How about this from Jerry Wegger, the director of sales for the Pennsylvania-headquartered Sheetz: “It was a bad mistake for us to build in cities; we should have built outside of every city.”
Wegger went on to say that, “Cigarette smokers don’t stop smoking — they just go outside the city limits to buy them.”
Not all of them, of course. And not every time, either. But for a city government that has tried to become the retail hub of the Dan River Region, does it really make sense to give one group of shoppers — in this case, cigarette smokers — a reason to change their buying habits?
A similar argument has long been made about Pittsylvania County’s alcohol sales laws. In most of the county, people can’t buy beer on Sunday or a mixed drink any day of the week. Merchants and restaurant owners have long believed that put them at a competitive disadvantage. The argument against the city establishing a cigarette tax is much the same: Smokers will still smoke, but some will simply buy their cigarettes in one of the surrounding communities.
“Forty-three percent of a typical convenience store’s sales is cigarettes,” Wegger said. “This will put some of them out of business.”
The retail sales argument against the cigarette tax could be made in any community.

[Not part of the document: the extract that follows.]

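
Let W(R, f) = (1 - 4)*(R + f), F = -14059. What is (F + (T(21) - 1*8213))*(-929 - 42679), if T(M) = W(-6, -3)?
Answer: 970059960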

But in the Dan River Region — home to tobacco farms and warehouses — the idea of taxing cigarettes has always been considered politically impossible — until now.
“Tobacco has always been a mainstay for Southside Virginia,” Axton tobacco farmer Darrell Jackson said. “You talk about stabbing the local farmers in the back. I don’t see how anybody in Danville city, especially who come from a farming background, can stand for that.”
They can’t, and they won’t. Danvillians don’t want any tax increases this year. Their leaders ignore that sentiment at their political peril.